When a cardinal has been selected by the college of cardinals to be pope, he is taken into a private chapel and asked two questions: Do you want the job? and By what name will you administer the church?”
When Cardinal Jorge Mario Bergoglio was chosen and asked those questions, he answers were obviously “yes” and “Francis I.”
It is a surprise in many ways that Cardinal Bergoglio was chosen. First, he is the first pope chosen from the western side of the Atlantic Ocean. He is from Buenos Aires, Argentina. Second, he is a Jesuit. This is astonishing because of the antipathy that many Catholic orders feel towards the Society of Jesus.
I once asked my Jesuit friend, Fr. Mitch Pacwa, S.J., if there would ever be a Jesuit pope and he snorted and said, “No cardinal would ever vote for one us.”
It is interesting to hear the commentators talk about Bergoglio’s choice of the name “Francis I.” A new name for what may be a new focus for the papacy. So far, each one I have heard has said with glistening eyes that it is wonderful that the pope would choose to honor “Blessed St. Francis of Assisi” in this way. Obviously this pope would follow the simple life of St. Francis and establish a humbler model of the papacy.

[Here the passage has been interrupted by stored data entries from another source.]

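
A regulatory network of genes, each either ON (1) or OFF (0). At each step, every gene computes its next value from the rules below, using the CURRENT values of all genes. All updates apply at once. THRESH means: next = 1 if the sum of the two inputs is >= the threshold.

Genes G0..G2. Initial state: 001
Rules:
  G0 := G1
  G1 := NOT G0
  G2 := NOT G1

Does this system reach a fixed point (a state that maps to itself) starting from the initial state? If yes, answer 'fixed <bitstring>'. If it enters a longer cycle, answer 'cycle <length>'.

Answer: cycle 4

Derivation:
Step 0: 001
Step 1: G0=G1=0 G1=NOT G0=NOT 0=1 G2=NOT G1=NOT 0=1 -> 011
Step 2: G0=G1=1 G1=NOT G0=NOT 0=1 G2=NOT G1=NOT 1=0 -> 110
Step 3: G0=G1=1 G1=NOT G0=NOT 1=0 G2=NOT G1=NOT 1=0 -> 100
Step 4: G0=G1=0 G1=NOT G0=NOT 1=0 G2=NOT G1=NOT 0=1 -> 001
Cycle of length 4 starting at step 0 -> no fixed point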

While those sentiments may be true and I hope they are, they are forgetting the new pope’s Jesuit background.
Standing on behalf of the ignored is what we may hope to see in Pope Francis I. The ignored are no longer just people in foreign lands who have not “heard the Gospel;” they are the poor and humiliated who have been ignored by their governments and by the wealthy. In that way, both Francises are honored.
Pope Leo XIII’s encyclical “Rerum Novarum” may still have something to say to this papacy about the world of labor and wealth, communism and unrestricted capitalism. It remains a book worth reading over a hundred years after its writing.
I know that Pope Francis I has read it. I hope that he has heeded it.